安清禾心头一惊,他知道也许陆宁沉和当初的大火有关,但没想到真相可能会严重到这种地步。
“师父,你都知道什麽,不能告诉我吗?”安清禾其实并不太了解他这位师父,自从大学毕业后,安清禾才开始自己真正的舞蹈生涯,过去不过是把它当做一个爱好。而江吕明也是陆宁沉介绍给他的,江吕明的舞蹈能力他确实十分认可,但陆宁沉和江吕明真正的关系他却当真没深究过。

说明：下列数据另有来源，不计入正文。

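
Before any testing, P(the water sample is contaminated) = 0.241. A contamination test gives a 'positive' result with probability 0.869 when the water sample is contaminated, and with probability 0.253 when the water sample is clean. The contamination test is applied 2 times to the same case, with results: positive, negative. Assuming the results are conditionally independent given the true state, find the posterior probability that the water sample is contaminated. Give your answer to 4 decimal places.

Posterior P(H) ≈ 0.1606

With H the event that the water sample is contaminated, the joint likelihood of the observed sequence is P(data|H) = 0.869·0.131 = 0.11384 and P(data|¬H) = 0.253·0.747 = 0.18899.
Bayes: P(H|data) = 0.241·0.11384 / (0.241·0.11384 + 0.759·0.18899) = 0.027435/0.17088 = 0.1606.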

江吕明听到安清禾的问话也在思量,他看着茶水中升腾的水雾,他冥冥之中有种奇怪的预感。
江吕明用前所未有的轻的声音说:“他是我的养子。”
这句话就像云烟一样轻,轻到安清禾差点听不清它,轻到安清禾下意识认为它是自己的幻听。
安清禾也难免怔愣,他倒是真没想到两人之间是这样的关系。陆宁沉是荣光集团的董事,而他的养父,不过是集团下的一个舞蹈老师?
这样的认知让安清禾大脑有些反应不过来。
他不会无意间知晓了一些不该知道的豪门辛密吧?
安清禾没再问,他端起杯子一口气喝完了里面的茶水。
喝口水压一压,不然安清禾都怕下一秒自己失态的“啊?”出来。
一口水下肚,安清禾知道江吕明这句话不仅是告知,也是婉拒。江吕明到底是陆宁沉的养父,陆宁沉到底是他的养子,他说再多,两人也是一根绳上的蚂蚱,江吕明到底是不可能说出对陆宁沉有实质影响的话的。
之前的提醒,已经是仁至义尽。
“说说之后表演的事,虽然你是说后面想去给陆宁沉伴舞,但他的合同还没递到我这儿,那还不算数。”江吕明有点生硬的转移话题。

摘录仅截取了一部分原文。